The potential effect on a demoralized, otherwise occupied audience’s return was why the Barbara B. Mann Performing Arts Hall venue eight miles away area postponed the scheduled December visit of the national Hamilton tour. The building sustained some roof damage, but it is already resuming one-night events. But attracting 1,500 patrons to a one-night stand seemed far more likely than trying to attract 30,000 people over 16-peformance date.

The tragedy was just one more for a regional theater, which, like hundreds of others across the country, already was dealing with the fallout from the pandemic with dark houses and staff cutbacks.

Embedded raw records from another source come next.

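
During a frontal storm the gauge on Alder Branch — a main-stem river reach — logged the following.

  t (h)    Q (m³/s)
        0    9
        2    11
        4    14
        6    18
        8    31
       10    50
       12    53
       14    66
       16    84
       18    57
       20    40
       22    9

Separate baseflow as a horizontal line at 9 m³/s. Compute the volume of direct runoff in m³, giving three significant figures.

Direct-runoff ordinates (Q − Q_b): 0.0, 2.0, 5.0, 9.0, 22.0, 41.0, 44.0, 57.0, 75.0, 48.0, 31.0, 0.0 m³/s.
ΣQ_DR = 334.0 m³/s.
With Δt = 2 h = 7200 s, V = ΣQ_DR · Δt = 334.0 × 7200 = 2.40 × 10^6 m³.

V ≈ 2.40 × 10^6 m³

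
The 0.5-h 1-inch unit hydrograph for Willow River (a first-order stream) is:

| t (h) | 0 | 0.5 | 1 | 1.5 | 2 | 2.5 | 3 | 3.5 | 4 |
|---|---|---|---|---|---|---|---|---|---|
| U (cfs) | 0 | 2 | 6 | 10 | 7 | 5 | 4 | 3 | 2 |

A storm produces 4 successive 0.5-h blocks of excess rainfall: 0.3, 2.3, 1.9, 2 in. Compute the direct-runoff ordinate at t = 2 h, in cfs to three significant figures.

By discrete convolution, Q_j = Σ (P_i / 1 in) · U_{j−i}.
At t = 2 h (j=4): Q = (0.3/1)·7 + (2.3/1)·10 + (1.9/1)·6 + (2/1)·2 = 40.5 cfs.

Q ≈ 40.5 cfs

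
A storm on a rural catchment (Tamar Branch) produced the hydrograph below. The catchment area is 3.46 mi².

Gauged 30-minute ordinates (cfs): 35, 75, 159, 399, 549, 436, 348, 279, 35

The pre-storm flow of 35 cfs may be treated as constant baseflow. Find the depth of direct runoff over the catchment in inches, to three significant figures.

Direct runoff: 0.0, 40.0, 124.0, 364.0, 514.0, 401.0, 313.0, 244.0, 0.0 cfs; ΣQ_DR = 2000 cfs.
V = ΣQ_DR · Δt = 2000 × 1800 s = 3.600 × 10^6 ft³.
Over A = 3.46 mi², depth = V / A = 0.448 in.

d ≈ 0.448 in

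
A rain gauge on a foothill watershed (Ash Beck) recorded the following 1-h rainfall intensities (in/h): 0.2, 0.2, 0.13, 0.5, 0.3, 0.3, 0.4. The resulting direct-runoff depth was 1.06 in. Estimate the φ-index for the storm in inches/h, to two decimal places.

Only the 6 blocks with intensity above φ contribute runoff: 0.2, 0.2, 0.5, 0.3, 0.3, 0.4 in/h.
Σ(I−φ)·Δt = d  ⇒  (0.2+0.2+0.5+0.3+0.3+0.4 − 6φ)·1 = 1.06
φ = (1.900 − 1.06/1) / 6 = 0.14 in/h.

φ ≈ 0.14 in/h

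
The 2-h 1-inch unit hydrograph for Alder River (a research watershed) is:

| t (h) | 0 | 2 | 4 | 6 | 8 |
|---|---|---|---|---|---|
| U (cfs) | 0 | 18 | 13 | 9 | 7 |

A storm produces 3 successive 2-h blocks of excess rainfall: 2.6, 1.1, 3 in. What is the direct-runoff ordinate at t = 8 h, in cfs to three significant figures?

Q ≈ 67.1 cfs

By discrete convolution, Q_j = Σ (P_i / 1 in) · U_{j−i}.
At t = 8 h (j=4): Q = (2.6/1)·7 + (1.1/1)·9 + (3/1)·13 = 67.1 cfs.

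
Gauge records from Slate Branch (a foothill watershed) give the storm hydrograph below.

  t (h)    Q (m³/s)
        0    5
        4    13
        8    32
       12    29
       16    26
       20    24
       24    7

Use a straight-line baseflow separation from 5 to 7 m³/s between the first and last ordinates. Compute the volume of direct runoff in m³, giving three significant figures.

V ≈ 1.35 × 10^6 m³

Direct-runoff ordinates (Q − Q_b): 0.00, 7.67, 26.33, 23.00, 19.67, 17.33, 0.00 m³/s.
ΣQ_DR = 94.00 m³/s.
With Δt = 4 h = 14400 s, V = ΣQ_DR · Δt = 94.00 × 14400 = 1.35 × 10^6 m³.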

Like so many medium-sized regional theaters, “the Rep” operates fiscally on a very small margin, with little or no reserves past capital projects. Given a $4.3 million annual operating budget pre-pandemic, “we feel if we can be in the black just by a little tiny bit, then we’re jumping for joy. But arts organization, these are very delicate institutions,” Longenhagen said.

The stumble for the theater also affects the community that had focused on the company as part of a major downtown redevelopment in the city. “It has been a vital part of the fabric of our downtown, bringing many visitors to go to the theater, have dinner, shop” said Hylton-Terry. During the height of tourist season, its shows bring 500 patrons for each of eight shows.

The public agency, which paid the theater’s rent until the company bought the building, sees the venue as “integral to our downtown’s success,” she said.

Still, the Rep’s home fared far better than the 1926 home to the Venice Theatre located 60 miles to the north. Rehearsals had begun for Kinky Boots slated for November. The north wall buckled open under 115 mph gusts winds, allowing water to rush in to cover the stage, backstage, fly loft and front of house. The walls surrounding the stage were ripped way leaving only the skeleton of the steel structures.

Venice Theatre

Early estimates place the damage at $4 million to $5 million. While Kinky Boots has been officially postponed a year, the Venice company is finding other venues to put on A Christmas Carol the first week of December.

Gulfshore Playhouse, housed in a civic building in Naples for many years, cancelled its first production of the season, 26 Miles, in part due to infrastructure challenges and city-wide damage.  The apartment complex housing most of the actors was inundated with sea water.

Hurricanes are a fact of life in Florida for theaters to the extent that the storms and the accompanying human metaphors are worked into the narratives of locally-written works such as Nilo Cruz’s Hurricane and Christopher Demos-Brown’s Captiva.

The Rep had little trouble when Hurricane Charley swept nearby in 2004. When Hurricane Irma threatened in 2017, rehearsals and previews were postponed.

Among the worst damage recorded for a Florida theater occurred in 1992 when Hurricane Andrew struck Dade County. At the 300-seat Actors’ Playhouse in Kendall, the roof of the former movie house caved in, the box office was destroyed and the lobby damaged. But two years later, it bought into another former movie house in downtown Coral Gables’ ritzy Miracle Mile.

The lasting lessons are reminiscent of man against storms in The Tempest and King Lear.

“It really does lend itself to how small we are in the world, to how tiny we really are when we come up against Mother Nature,” Longenhagen said. “I don’t care what you put up, I don’t care what kind of steel doors or whatever kind of hurricane shutters you may have, whatever that is, at the end of the day, we’re all vulnerable.”

Some second guessing has occurred although the staff did lay down sandbags ahead of the storm. “Some people can point the finger and say, well, you didn’t do this or you didn’t do that. But it really wouldn’t have mattered because when Mother Nature comes roaring at your doorstep with a four-foot storm surge, she’s going to have her way.”